Today started early with a kenote/CTO breakfast, followed by an interesting keynote presentation by Fran Allen (IBM Fellow Emerita and first woman to win the prestigious Turing award). Before Fran spoke, two female sailors from the USS Hopper missile destroyer showed pictures from their ship. There were many activities, panels, and presentations to pick from. I attended:

    • Session One: "Innovating with Chip Multi-Threading Technology" by Catherine Ahlschlager (Sun Microsystems) and
      "Outside of Normal Operating Conditions: Using Commercial Hardware in Space Computing Platforms" by Heather M. Quinn (Los Alamos National Laboratory)
    • Session Two: "Enabling Nonprofits to Accomplish their Missions through Technology"
    • CTO Plenary Session - "Leading Technology, a View from the Top" (including Sun's CTO Dr. Greg Papadopoulos)
    • Session Three: my panel! "Taking the Long View - Many Careers in One Company" with Sheueling Chang-Shantz (Sun Microsystems), Martha Lyons (Hewlett Packard), Cristina Mahon (Hewlett Packard), Ana Pinczuk (Cisco), and me. Our panel was well received with both the panelists and audience enjoying themselves.
    • Session Four: Invited Technical Speaker - Anna Karlin, Professor, University of Washington, on "A Survey of Some Recent Research at the Border of Game Theory, Economics, and Computer Science"

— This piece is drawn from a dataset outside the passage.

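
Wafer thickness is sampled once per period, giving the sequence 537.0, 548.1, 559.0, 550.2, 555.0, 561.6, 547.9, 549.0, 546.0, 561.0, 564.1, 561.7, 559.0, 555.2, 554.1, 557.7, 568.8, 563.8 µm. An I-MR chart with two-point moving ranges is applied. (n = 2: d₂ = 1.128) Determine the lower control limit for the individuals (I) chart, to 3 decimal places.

X̄ = (537.0 + 548.1 + 559.0 + 550.2 + 555.0 + 561.6 + 547.9 + 549.0 + 546.0 + 561.0 + 564.1 + 561.7 + 559.0 + 555.2 + 554.1 + 557.7 + 568.8 + 563.8) / 18 = 555.5111
Moving ranges: 11.1, 10.9, 8.8, 4.8, 6.6, 13.7, 1.1, 3.0, 15.0, 3.1, 2.4, 2.7, 3.8, 1.1, 3.6, 11.1, 5.0; M̄R̄ = 107.8000 / 17 = 6.3412
LCL = X̄ − 3·M̄R̄/d₂ = 555.5111 − 3 × 6.3412 / 1.128 = 538.6463

538.646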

There was a thunderstorm and rain at lunchtime but the weather cleared after. Dinner was another buffet in the poster hall followed by the annual award ceremony, a "Rhythm and Hue" painting performance by David Garibaldi (who painted portraits of Admiral Hopper and Anita Borg), and finally dessert and a dance.

Closing the Hopper awards with a dance was a tradition started by Anita Borg and remains one of the unique and delightful experiences of the Hopper conference. Dancing with several hundred women college students, Engineers, and executives from all over the computing world is a real delight. (But having my daughter Jessica as a dance partner was the best part!) The few men present seemed to have a good time as well. Our MAGIC girls' mentoring BOF is tomorrow.